The Medicare Trustees' 2010 Annual Report uses the same economic assumptions as the Social Security report. The 38-page "Overview" of the Medicare report makes no mention of the tremendous impact that higher economic growth would have on our nation's ability to afford our Medicare program.

The Republicans running for Congress this year must expose and denounce the conspiracy against economic success. Prosperity is possible, but not if our economy grows at 2.25% per year or less. A "Prosperity Plan" comprising stabilizing the dollar, revoking the Federal Reserve's authority to pay interest on bank reserves, and tax reductions on work, savings, and investment would yield much higher rates of growth than those assumed in the gloomy CBO LTBO.

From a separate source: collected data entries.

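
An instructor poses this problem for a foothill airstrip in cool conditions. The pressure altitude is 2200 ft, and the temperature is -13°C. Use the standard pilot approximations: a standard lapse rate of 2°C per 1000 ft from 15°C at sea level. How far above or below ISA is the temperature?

ISA-23.6°C

ISA temperature at 2200 ft = 15 − 2 × (2200/1000) = 10.6°C.
Deviation = OAT − ISA = -13 − 10.6 = -23.6°C.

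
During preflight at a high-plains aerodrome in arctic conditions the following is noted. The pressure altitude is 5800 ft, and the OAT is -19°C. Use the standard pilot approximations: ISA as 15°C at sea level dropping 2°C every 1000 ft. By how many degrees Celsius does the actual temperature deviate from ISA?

ISA-22.4°C

ISA temperature at 5800 ft = 15 − 2 × (5800/1000) = 3.4°C.
Deviation = OAT − ISA = -19 − 3.4 = -22.4°C.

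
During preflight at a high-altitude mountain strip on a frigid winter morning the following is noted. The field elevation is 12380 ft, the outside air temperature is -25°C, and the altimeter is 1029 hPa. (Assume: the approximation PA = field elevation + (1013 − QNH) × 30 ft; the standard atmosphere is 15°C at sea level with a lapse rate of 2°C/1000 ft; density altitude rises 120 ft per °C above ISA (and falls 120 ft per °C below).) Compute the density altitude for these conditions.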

The Bush tax cuts must be made permanent for everyone. Beyond that, the corporate income tax, the capital gains tax, and the death tax should be repealed. These tax changes would reduce the Federal government's "tax take" from the LTBO AFS case level of 19.3% of GDP to perhaps 17.0% of GDP. The reduction in tax take would be less than predicted by static analysis, because the tax take rises significantly during economic booms. It is reasonable to expect that the Prosperity Plan would yield an economic growth rate averaging at least the 3.73% sustained by the U.S. from 1935 to 2009.

Plugging the revised tax and growth assumptions into the CBO's LTBO model (with no spending cuts), we see that, at first, the tax cuts cause the Federal debt to be higher in the Prosperity Plan (PP) case than in the AFS case. In 2012, the debt is 72% of GDP in the PP case against 69% in the AFS case. However, after that, the much higher rate of PP economic growth asserts itself.

By 2016, the debt levels in the two cases are the same, at 75% of GDP. In 2020, the PP case yields a debt-to-GDP ratio of 81%, vs. the AFS case's 87%. The PP case's debt-to-GDP ratio peaks at 98% in 2034, while the AFS case debt ratio (which is 177% of GDP at that point) just keeps growing. The PP case brings the budget into balance in 2061, at which point the AFS case is running a budget deficit equal to an absurd 35.3% of GDP. The PP case pays off the entire national debt by 2075.

America does not need higher taxes, it needs more economic growth. Prosperity is possible, but the Republicans must make a decisive, public break from the conspiracy against economic growth.